Method/Study design: Forty-nine patients aged 14-20 who were attending hospital asthma clinics were interviewed for the study. The interview schedule was designed to gather data on the impact of asthma on different aspects of life including ‘medication and taking care of yourself.
Key findings: The average age of the participants was 15.6 years and the mean age at diagnosis of asthma was 4.9 years. Most of those interviewed believed that compliance with prescribed medication was very important and many had formed this belief following a negative experience that they attributed to previous non-compliance.

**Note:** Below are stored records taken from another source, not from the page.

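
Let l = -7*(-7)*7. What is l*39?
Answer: 13377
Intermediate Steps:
l = 343 (l = 49*7 = 343)
l*39 = 343*39 = 13377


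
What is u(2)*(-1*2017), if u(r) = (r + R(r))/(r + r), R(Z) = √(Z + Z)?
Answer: -2017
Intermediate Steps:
R(Z) = √2*√Z (R(Z) = √(2*Z) = √2*√Z)
u(r) = (r + √2*√r)/(2*r) (u(r) = (r + √2*√r)/(r + r) = (r + √2*√r)/((2*r)) = (r + √2*√r)*(1/(2*r)) = (r + √2*√r)/(2*r))
u(2)*(-1*2017) = ((½)*(2 + √2*√2)/2)*(-1*2017) = ((½)*(½)*(2 + 2))*(-2017) = ((½)*(½)*4)*(-2017) = 1*(-2017) = -2017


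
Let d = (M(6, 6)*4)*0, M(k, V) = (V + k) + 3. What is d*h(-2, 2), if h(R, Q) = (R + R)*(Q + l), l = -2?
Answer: 0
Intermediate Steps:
M(k, V) = 3 + V + k
h(R, Q) = 2*R*(-2 + Q) (h(R, Q) = (R + R)*(Q - 2) = (2*R)*(-2 + Q) = 2*R*(-2 + Q))
d = 0 (d = ((3 + 6 + 6)*4)*0 = (15*4)*0 = 60*0 = 0)
d*h(-2, 2) = 0*(2*(-2)*(-2 + 2)) = 0*(2*(-2)*0) = 0*0 = 0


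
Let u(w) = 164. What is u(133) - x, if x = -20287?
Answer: 20451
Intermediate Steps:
u(133) - x = 164 - 1*(-20287) = 164 + 20287 = 20451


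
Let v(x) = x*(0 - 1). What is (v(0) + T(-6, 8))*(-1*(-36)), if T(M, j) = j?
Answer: 288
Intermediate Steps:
v(x) = -x (v(x) = x*(-1) = -x)
(v(0) + T(-6, 8))*(-1*(-36)) = (-1*0 + 8)*(-1*(-36)) = (0 + 8)*36 = 8*36 = 288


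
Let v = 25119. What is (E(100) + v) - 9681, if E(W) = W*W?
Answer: 25438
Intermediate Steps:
E(W) = W²
(E(100) + v) - 9681 = (100² + 25119) - 9681 = (10000 + 25119) - 9681 = 35119 - 9681 = 25438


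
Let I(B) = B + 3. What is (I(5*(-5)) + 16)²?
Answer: 36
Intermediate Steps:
I(B) = 3 + B
(I(5*(-5)) + 16)² = ((3 + 5*(-5)) + 16)² = ((3 - 25) + 16)² = (-22 + 16)² = (-6)² = 36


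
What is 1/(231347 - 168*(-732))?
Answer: 1/354323 ≈ 2.8223e-6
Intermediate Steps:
1/(231347 - 168*(-732)) = 1/(231347 + 122976) = 1/354323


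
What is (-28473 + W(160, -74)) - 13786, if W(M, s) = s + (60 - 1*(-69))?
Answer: -42204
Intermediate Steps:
W(M, s) = 129 + s (W(M, s) = s + (60 + 69) = s + 129 = 129 + s)
(-28473 + W(160, -74)) - 13786 = (-28473 + (129 - 74)) - 13786 = (-28473 + 55) - 13786 = -28418 - 13786 = -42204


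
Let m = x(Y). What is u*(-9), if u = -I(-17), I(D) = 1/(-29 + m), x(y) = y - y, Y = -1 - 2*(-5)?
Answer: -9/29 ≈ -0.31034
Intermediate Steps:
Y = 9 (Y = -1 + 10 = 9)
x(y) = 0
m = 0
I(D) = -1/29 (I(D) = 1/(-29 + 0) = 1/(-29) = -1/29)
u = 1/29 (u = -1*(-1/29) = 1/29 ≈ 0.034483)
u*(-9) = (1/29)*(-9) = -9/29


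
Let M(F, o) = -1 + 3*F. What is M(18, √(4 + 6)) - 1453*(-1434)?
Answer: 2083655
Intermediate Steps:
M(18, √(4 + 6)) - 1453*(-1434) = (-1 + 3*18) - 1453*(-1434) = (-1 + 54) + 2083602 = 53 + 2083602 = 2083655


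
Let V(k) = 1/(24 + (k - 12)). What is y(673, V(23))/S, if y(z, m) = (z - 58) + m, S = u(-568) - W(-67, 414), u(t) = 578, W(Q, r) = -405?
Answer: 21526/34405 ≈ 0.62566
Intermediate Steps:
S = 983 (S = 578 - 1*(-405) = 578 + 405 = 983)
V(k) = 1/(12 + k) (V(k) = 1/(24 + (-12 + k)) = 1/(12 + k))
y(z, m) = -58 + m + z (y(z, m) = (-58 + z) + m = -58 + m + z)
y(673, V(23))/S = (-58 + 1/(12 + 23) + 673)/983 = (-58 + 1/35 + 673)*(1/983) = (21526/35)*(1/983) = 21526/34405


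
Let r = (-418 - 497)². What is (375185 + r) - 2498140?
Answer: -1285730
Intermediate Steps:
r = 837225 (r = (-915)² = 837225)
(375185 + r) - 2498140 = (375185 + 837225) - 2498140 = 1212410 - 2498140 = -1285730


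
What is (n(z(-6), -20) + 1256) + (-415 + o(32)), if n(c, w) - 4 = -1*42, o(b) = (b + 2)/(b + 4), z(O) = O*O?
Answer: 14471/18 ≈ 803.94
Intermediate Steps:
z(O) = O²
o(b) = (2 + b)/(4 + b)
n(c, w) = -38 (n(c, w) = 4 - 1*42 = 4 - 42 = -38)
(n(z(-6), -20) + 1256) + (-415 + o(32)) = (-38 + 1256) + (-415 + (2 + 32)/(4 + 32)) = 1218 + (-415 + 34/36) = 1218 + (-415 + (1/36)*34) = 1218 + (-415 + 17/18) = 1218 - 7453/18 = 14471/18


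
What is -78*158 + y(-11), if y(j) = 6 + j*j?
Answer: -12197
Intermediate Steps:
y(j) = 6 + j²
-78*158 + y(-11) = -78*158 + (6 + (-11)²) = -12324 + (6 + 121) = -12324 + 127 = -12197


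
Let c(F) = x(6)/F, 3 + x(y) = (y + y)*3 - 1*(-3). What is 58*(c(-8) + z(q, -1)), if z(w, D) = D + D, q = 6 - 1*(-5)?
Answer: -377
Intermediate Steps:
q = 11 (q = 6 + 5 = 11)
x(y) = 6*y (x(y) = -3 + ((y + y)*3 - 1*(-3)) = -3 + ((2*y)*3 + 3) = -3 + (6*y + 3) = -3 + (3 + 6*y) = 6*y)
z(w, D) = 2*D
c(F) = 36/F (c(F) = (6*6)/F = 36/F)
58*(c(-8) + z(q, -1)) = 58*(36/(-8) + 2*(-1)) = 58*(36*(-⅛) - 2) = 58*(-9/2 - 2) = 58*(-13/2) = -377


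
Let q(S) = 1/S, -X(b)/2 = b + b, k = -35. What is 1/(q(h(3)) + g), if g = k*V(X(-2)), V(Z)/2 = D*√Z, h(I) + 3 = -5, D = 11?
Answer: 8/303564799 - 98560*√2/303564799 ≈ -0.00045913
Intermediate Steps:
h(I) = -8 (h(I) = -3 - 5 = -8)
X(b) = -4*b (X(b) = -2*(b + b) = -4*b)
V(Z) = 22*√Z (V(Z) = 2*(11*√Z) = 22*√Z)
g = -1540*√2 (g = -770*√(-4*(-2)) = -770*√8 = -770*2*√2 = -1540*√2 ≈ -2177.9)
1/(q(h(3)) + g) = 1/(1/(-8) - 1540*√2) = 1/(-⅛ - 1540*√2)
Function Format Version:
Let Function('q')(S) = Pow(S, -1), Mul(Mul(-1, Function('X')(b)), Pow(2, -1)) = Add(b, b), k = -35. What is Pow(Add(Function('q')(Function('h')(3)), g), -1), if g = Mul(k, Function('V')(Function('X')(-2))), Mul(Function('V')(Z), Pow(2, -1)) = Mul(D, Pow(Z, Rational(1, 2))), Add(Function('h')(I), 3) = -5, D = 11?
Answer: Add(Rational(8, 303564799), Mul(Rational(-98560, 303564799), Pow(2, Rational(1, 2)))) ≈ -0.00045913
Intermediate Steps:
Function('h')(I) = -8 (Function('h')(I) = Add(-3, -5) = -8)
Function('X')(b) = Mul(-4, b) (Function('X')(b) = Mul(-2, Add(b, b)) = Mul(-2, Mul(2, b)) = Mul(-4, b))
Function('V')(Z) = Mul(22, Pow(Z, Rational(1, 2))) (Function('V')(Z) = Mul(2, Mul(11, Pow(Z, Rational(1, 2)))) = Mul(22, Pow(Z, Rational(1, 2))))
g = Mul(-1540, Pow(2, Rational(1, 2))) (g = Mul(-35, Mul(22, Pow(Mul(-4, -2), Rational(1, 2)))) = Mul(-35, Mul(22, Pow(8, Rational(1, 2)))) = Mul(-35, Mul(22, Mul(2, Pow(2, Rational(1, 2))))) = Mul(-35, Mul(44, Pow(2, Rational(1, 2)))) = Mul(-1540, Pow(2, Rational(1, 2))) ≈ -2177.9)
Pow(Add(Function('q')(Function('h')(3)), g), -1) = Pow(Add(Pow(-8, -1), Mul(-1540, Pow(2, Rational(1, 2)))), -1) = Pow(Add(Rational(-1, 8), Mul(-1540, Pow(2, Rational(1, 2)))), -1)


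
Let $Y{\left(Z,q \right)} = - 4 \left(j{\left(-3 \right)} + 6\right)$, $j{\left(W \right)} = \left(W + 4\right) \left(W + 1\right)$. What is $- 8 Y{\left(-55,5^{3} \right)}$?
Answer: $128$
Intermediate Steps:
$j{\left(W \right)} = \left(1 + W\right) \left(4 + W\right)$ ($j{\left(W \right)} = \left(4 + W\right) \left(1 + W\right) = \left(1 + W\right) \left(4 + W\right)$)
$Y{\left(Z,q \right)} = -16$ ($Y{\left(Z,q \right)} = - 4 \left(\left(4 + \left(-3\right)^{2} + 5 \left(-3\right)\right) + 6\right) = - 4 \left(\left(4 + 9 - 15\right) + 6\right) = - 4 \left(-2 + 6\right) = \left(-4\right) 4 = -16$)
$- 8 Y{\left(-55,5^{3} \right)} = \left(-8\right) \left(-16\right) = 128$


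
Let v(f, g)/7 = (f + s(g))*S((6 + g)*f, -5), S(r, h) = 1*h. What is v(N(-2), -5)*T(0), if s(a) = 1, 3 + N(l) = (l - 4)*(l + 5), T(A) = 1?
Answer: 700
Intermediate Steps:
S(r, h) = h
N(l) = -3 + (-4 + l)*(5 + l) (N(l) = -3 + (l - 4)*(l + 5) = -3 + (-4 + l)*(5 + l))
v(f, g) = -35 - 35*f (v(f, g) = 7*((f + 1)*(-5)) = 7*((1 + f)*(-5)) = 7*(-5 - 5*f) = -35 - 35*f)
v(N(-2), -5)*T(0) = (-35 - 35*(-23 - 2 + (-2)²))*1 = (-35 - 35*(-23 - 2 + 4))*1 = (-35 - 35*(-21))*1 = (-35 + 735)*1 = 700*1 = 700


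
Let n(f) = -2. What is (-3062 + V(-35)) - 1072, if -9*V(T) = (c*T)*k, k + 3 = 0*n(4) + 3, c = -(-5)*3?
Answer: -4134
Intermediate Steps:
c = 15 (c = -5*(-3) = 15)
k = 0 (k = -3 + (0*(-2) + 3) = -3 + (0 + 3) = -3 + 3 = 0)
V(T) = 0 (V(T) = -15*T*0/9 = -⅑*0 = 0)
(-3062 + V(-35)) - 1072 = (-3062 + 0) - 1072 = -3062 - 1072 = -4134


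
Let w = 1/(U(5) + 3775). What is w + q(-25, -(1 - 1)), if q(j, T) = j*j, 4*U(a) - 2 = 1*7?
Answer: 9443129/15109 ≈ 625.00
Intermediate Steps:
U(a) = 9/4 (U(a) = ½ + (1*7)/4 = ½ + (¼)*7 = ½ + 7/4 = 9/4)
q(j, T) = j²
w = 4/15109 (w = 1/(9/4 + 3775) = 1/(15109/4) = 4/15109 ≈ 0.00026474)
w + q(-25, -(1 - 1)) = 4/15109 + (-25)² = 4/15109 + 625 = 9443129/15109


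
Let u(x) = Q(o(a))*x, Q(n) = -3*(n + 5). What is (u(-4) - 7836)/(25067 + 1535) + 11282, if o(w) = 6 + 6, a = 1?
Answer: 150058066/13301 ≈ 11282.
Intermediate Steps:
o(w) = 12
Q(n) = -15 - 3*n (Q(n) = -3*(5 + n) = -15 - 3*n)
u(x) = -51*x (u(x) = (-15 - 3*12)*x = (-15 - 36)*x = -51*x)
(u(-4) - 7836)/(25067 + 1535) + 11282 = (-51*(-4) - 7836)/(25067 + 1535) + 11282 = (204 - 7836)/26602 + 11282 = -7632*1/26602 + 11282 = -3816/13301 + 11282 = 150058066/13301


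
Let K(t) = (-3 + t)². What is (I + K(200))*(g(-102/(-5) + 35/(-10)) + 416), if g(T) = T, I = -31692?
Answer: 30809493/10 ≈ 3.0809e+6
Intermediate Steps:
(I + K(200))*(g(-102/(-5) + 35/(-10)) + 416) = (-31692 + (-3 + 200)²)*((-102/(-5) + 35/(-10)) + 416) = (-31692 + 197²)*((-102*(-⅕) + 35*(-⅒)) + 416) = (-31692 + 38809)*((102/5 - 7/2) + 416) = 7117*(169/10 + 416) = 7117*(4329/10) = 30809493/10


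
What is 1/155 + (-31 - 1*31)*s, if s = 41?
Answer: -394009/155 ≈ -2542.0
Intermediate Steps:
1/155 + (-31 - 1*31)*s = 1/155 + (-31 - 1*31)*41 = 1/155 + (-31 - 31)*41 = 1/155 - 62*41 = 1/155 - 2542 = -394009/155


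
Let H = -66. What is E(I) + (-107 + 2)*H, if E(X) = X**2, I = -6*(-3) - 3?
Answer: 7155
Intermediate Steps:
I = 15 (I = 18 - 3 = 15)
E(I) + (-107 + 2)*H = 15**2 + (-107 + 2)*(-66) = 225 - 105*(-66) = 225 + 6930 = 7155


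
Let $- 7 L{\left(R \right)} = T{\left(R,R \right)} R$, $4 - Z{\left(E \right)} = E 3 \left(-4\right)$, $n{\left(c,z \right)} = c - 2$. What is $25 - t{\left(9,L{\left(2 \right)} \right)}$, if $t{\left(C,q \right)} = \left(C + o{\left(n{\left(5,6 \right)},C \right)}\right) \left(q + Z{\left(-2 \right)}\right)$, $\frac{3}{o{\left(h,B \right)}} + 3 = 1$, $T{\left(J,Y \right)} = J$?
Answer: $\frac{1255}{7} \approx 179.29$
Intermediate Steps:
$n{\left(c,z \right)} = -2 + c$
$o{\left(h,B \right)} = - \frac{3}{2}$ ($o{\left(h,B \right)} = \frac{3}{-3 + 1} = \frac{3}{-2} = 3 \left(- \frac{1}{2}\right) = - \frac{3}{2}$)
$Z{\left(E \right)} = 4 + 12 E$ ($Z{\left(E \right)} = 4 - E 3 \left(-4\right) = 4 - 3 E \left(-4\right) = 4 - - 12 E = 4 + 12 E$)
$L{\left(R \right)} = - \frac{R^{2}}{7}$ ($L{\left(R \right)} = - \frac{R R}{7} = - \frac{R^{2}}{7}$)
$t{\left(C,q \right)} = \left(-20 + q\right) \left(- \frac{3}{2} + C\right)$ ($t{\left(C,q \right)} = \left(C - \frac{3}{2}\right) \left(q + \left(4 + 12 \left(-2\right)\right)\right) = \left(- \frac{3}{2} + C\right) \left(q + \left(4 - 24\right)\right) = \left(- \frac{3}{2} + C\right) \left(q - 20\right) = \left(- \frac{3}{2} + C\right) \left(-20 + q\right) = \left(-20 + q\right) \left(- \frac{3}{2} + C\right)$)
$25 - t{\left(9,L{\left(2 \right)} \right)} = 25 - \left(30 - 180 - \frac{3 \left(- \frac{2^{2}}{7}\right)}{2} + 9 \left(- \frac{2^{2}}{7}\right)\right) = 25 - \left(30 - 180 - \frac{3 \left(\left(- \frac{1}{7}\right) 4\right)}{2} + 9 \left(\left(- \frac{1}{7}\right) 4\right)\right) = 25 - \left(30 - 180 - - \frac{6}{7} + 9 \left(- \frac{4}{7}\right)\right) = 25 - \left(30 - 180 + \frac{6}{7} - \frac{36}{7}\right) = 25 - - \frac{1080}{7} = 25 + \frac{1080}{7} = \frac{1255}{7}$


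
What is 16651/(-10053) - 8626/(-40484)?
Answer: -293690953/203492826 ≈ -1.4432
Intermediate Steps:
16651/(-10053) - 8626/(-40484) = 16651*(-1/10053) - 8626*(-1/40484) = -16651/10053 + 4313/20242 = -293690953/203492826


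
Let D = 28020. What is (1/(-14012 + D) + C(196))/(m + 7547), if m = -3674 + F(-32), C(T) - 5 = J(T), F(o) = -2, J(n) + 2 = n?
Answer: 2787593/54224968 ≈ 0.051408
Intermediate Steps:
J(n) = -2 + n
C(T) = 3 + T (C(T) = 5 + (-2 + T) = 3 + T)
m = -3676 (m = -3674 - 2 = -3676)
(1/(-14012 + D) + C(196))/(m + 7547) = (1/(-14012 + 28020) + (3 + 196))/(-3676 + 7547) = (1/14008 + 199)/3871 = (1/14008 + 199)*(1/3871) = (2787593/14008)*(1/3871) = 2787593/54224968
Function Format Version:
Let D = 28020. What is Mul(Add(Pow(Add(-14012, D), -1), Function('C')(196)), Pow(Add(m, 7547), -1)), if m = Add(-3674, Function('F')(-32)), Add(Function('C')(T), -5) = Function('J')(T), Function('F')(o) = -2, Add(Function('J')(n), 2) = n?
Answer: Rational(2787593, 54224968) ≈ 0.051408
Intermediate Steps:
Function('J')(n) = Add(-2, n)
Function('C')(T) = Add(3, T) (Function('C')(T) = Add(5, Add(-2, T)) = Add(3, T))
m = -3676 (m = Add(-3674, -2) = -3676)
Mul(Add(Pow(Add(-14012, D), -1), Function('C')(196)), Pow(Add(m, 7547), -1)) = Mul(Add(Pow(Add(-14012, 28020), -1), Add(3, 196)), Pow(Add(-3676, 7547), -1)) = Mul(Add(Pow(14008, -1), 199), Pow(3871, -1)) = Mul(Add(Rational(1, 14008), 199), Rational(1, 3871)) = Mul(Rational(2787593, 14008), Rational(1, 3871)) = Rational(2787593, 54224968)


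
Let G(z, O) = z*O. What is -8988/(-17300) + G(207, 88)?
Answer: 78786447/4325 ≈ 18217.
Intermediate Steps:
G(z, O) = O*z
-8988/(-17300) + G(207, 88) = -8988/(-17300) + 88*207 = -8988*(-1/17300) + 18216 = 2247/4325 + 18216 = 78786447/4325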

Only four of the 49 told the interviewer that they had always taken their medication as prescribed. The most common form of non-compliance was failure to take one or more of the prescribed drugs at all for a period of time. Forgetfulness was the stated reason in 24 cases and perceived ineffectiveness in seven. A small number (four) reported difficulties in using their inhaler. The researchers classified four patients as being in denial about their asthma. Embarrassment (three), inconvenience(three) and fear of side effects (two) were other reasons cited.
Interpretation: The authors suggest that asthma education should perhaps seek to provide the kind of practical knowledge and information that currently seems to be coming from negative personal experiences. Peer education could play a valuable role, they suggest. The findings again indicate the need for health professionals to find out more about individual concerns and problems in medicines use and responding accordingly.